In the case of Jas. Clark Distilling Co. v. Western Maryland Railroad Co., 219 Fed. 334, the court held:

“Where intoxicating liquors are offered to a carrier for transportation from Maryland into West Virginia, for the alleged personal use of the consignee, the carrier is not hound at his peril to make sure that the liquors are not intended to be used contrary to the laws of such State, but is only required to act in good faith in a bona fide effort to prevent its instrumentalities being used to aid a violation of the law. ’ ’ The court said:
“In this case nothing need be decided other than that the defendant as a common carrier is bound to receive for shipment, and to transport and deliver in West Virginia, such liquors as are intended solely for the personal use of the consignee, even though the orders for them had been solicited by letters mailed at points outside the State. It has no right to accept for shipment, or to deliver in West Virginia, liquors which are intended by any person interested therein to be used in any way forbidden by the law of that State.

It is not bound at its peril to make sure that no liquor transported by it is intended to be used contrary to the State law. It need not create or maintain any special staff of investigators or detectives to aid it in determining such questions.

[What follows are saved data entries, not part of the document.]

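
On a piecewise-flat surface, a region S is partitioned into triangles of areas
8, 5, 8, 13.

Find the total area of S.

8 + 5 + 8 + 13 = 34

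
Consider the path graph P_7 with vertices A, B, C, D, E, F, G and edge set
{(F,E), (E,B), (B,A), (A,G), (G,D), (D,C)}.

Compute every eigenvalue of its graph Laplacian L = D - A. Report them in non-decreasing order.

The path graph P_n has Laplacian eigenvalues λ_k = 2 − 2cos(kπ/n), k = 0, 1, …, n−1. Here n = 7:
k=0: 2 − 2cos(0) = 0.0; k=1: 2 − 2cos(π/7) = 0.1981; k=2: 2 − 2cos(2π/7) = 0.753; k=3: 2 − 2cos(3π/7) = 1.555; k=4: 2 − 2cos(4π/7) = 2.445; k=5: 2 − 2cos(5π/7) = 3.247; k=6: 2 − 2cos(6π/7) = 3.8019.
Laplacian eigenvalues (increasing order): [0.0, 0.1981, 0.753, 1.555, 2.445, 3.247, 3.8019]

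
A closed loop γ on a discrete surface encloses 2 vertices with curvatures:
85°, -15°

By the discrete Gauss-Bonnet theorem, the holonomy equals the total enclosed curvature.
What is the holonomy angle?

Holonomy = total enclosed curvature = 85° + (-15°) = 70°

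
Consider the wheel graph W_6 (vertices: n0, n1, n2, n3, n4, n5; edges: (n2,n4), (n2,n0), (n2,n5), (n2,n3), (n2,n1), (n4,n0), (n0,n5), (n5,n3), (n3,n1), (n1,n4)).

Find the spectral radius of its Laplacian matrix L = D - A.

The wheel W_6 is the join K_1 ∨ C_5 (a hub joined to every vertex of a cycle of length 5). For a join G ∨ H (G on p vertices, H on q vertices) the Laplacian spectrum is 0, p+q, the eigenvalues of L(G) other than one 0 each shifted by +q, and the eigenvalues of L(H) other than one 0 each shifted by +p. With G = K_1 (p = 1, nothing left after dropping its 0) and H = C_5 (q = 5, eigenvalues 2 − 2cos(2πk/5), k = 0, …, 4; drop k = 0), the spectrum of W_6 is 0, 6, and 1 + (2 − 2cos(2πk/5)) = 3 − 2cos(2πk/5) for k = 1, …, 4:
k=1: 3 − 2cos(2π/5) = 2.382; k=2: 3 − 2cos(4π/5) = 4.618; k=3: 3 − 2cos(6π/5) = 4.618; k=4: 3 − 2cos(8π/5) = 2.382.
Laplacian eigenvalues: [0.0, 2.382, 2.382, 4.618, 4.618, 6.0]. Largest eigenvalue (spectral radius) = 6.0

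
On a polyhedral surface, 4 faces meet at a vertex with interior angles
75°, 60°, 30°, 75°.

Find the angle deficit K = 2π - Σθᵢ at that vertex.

Sum of angles = 240°. K = 360° - 240° = 120° = 2π/3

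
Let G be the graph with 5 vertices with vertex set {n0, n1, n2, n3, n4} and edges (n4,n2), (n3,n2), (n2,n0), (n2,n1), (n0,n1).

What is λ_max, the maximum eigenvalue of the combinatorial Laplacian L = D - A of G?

Degrees: deg(n0) = 2, deg(n1) = 2, deg(n2) = 4, deg(n3) = 1, deg(n4) = 1.
L = D − A with rows/columns ordered (n0, n1, n2, n3, n4):
  [ 2, -1, -1,  0,  0]
  [-1,  2, -1,  0,  0]
  [-1, -1,  4, -1, -1]
  [ 0,  0, -1,  1,  0]
  [ 0,  0, -1,  0,  1]
Characteristic polynomial: det(λI − L) = λ(λ − 1)²(λ − 3)(λ − 5).
Roots: λ = 0; (λ − 1) = 0 ⇒ λ = 1 (multiplicity 2); (λ − 3) = 0 ⇒ λ = 3; (λ − 5) = 0 ⇒ λ = 5.
(Check: the roots sum (with multiplicity) to 10, matching trace L = Σdeg = 2·5 = 10.)
Laplacian eigenvalues: [0.0, 1.0, 1.0, 3.0, 5.0]. Largest eigenvalue (spectral radius) = 5.0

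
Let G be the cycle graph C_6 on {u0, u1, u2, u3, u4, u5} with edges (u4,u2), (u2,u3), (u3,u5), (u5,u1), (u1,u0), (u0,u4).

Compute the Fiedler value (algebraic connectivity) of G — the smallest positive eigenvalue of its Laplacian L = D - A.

The cycle graph C_n has Laplacian eigenvalues λ_k = 2 − 2cos(2πk/n), k = 0, 1, …, n−1. Here n = 6:
k=0: 2 − 2cos(0) = 0.0; k=1: 2 − 2cos(π/3) = 1.0; k=2: 2 − 2cos(2π/3) = 3.0; k=3: 2 − 2cos(π) = 4.0; k=4: 2 − 2cos(4π/3) = 3.0; k=5: 2 − 2cos(5π/3) = 1.0.
Laplacian eigenvalues: [0.0, 1.0, 1.0, 3.0, 3.0, 4.0]. Algebraic connectivity (smallest non-zero eigenvalue) = 1.0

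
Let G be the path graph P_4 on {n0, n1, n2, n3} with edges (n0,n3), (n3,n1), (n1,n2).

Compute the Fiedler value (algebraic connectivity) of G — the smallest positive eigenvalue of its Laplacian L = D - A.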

It must, however, act in good faith. Its agents and employees who handle such shipments for it must keep their eyes open, and must exercise common sense to prevent it and its instrumentalities being used as aids in violation of the law. ’ ’

(6) The question of the good faith of the express company in delivering the alcohol to Wilson was a question of fact for the jury in this case and the court should have instructed the jury as above indicated.

For the error in not doing so, the judgment must be reversed and the cause remanded for a new trial.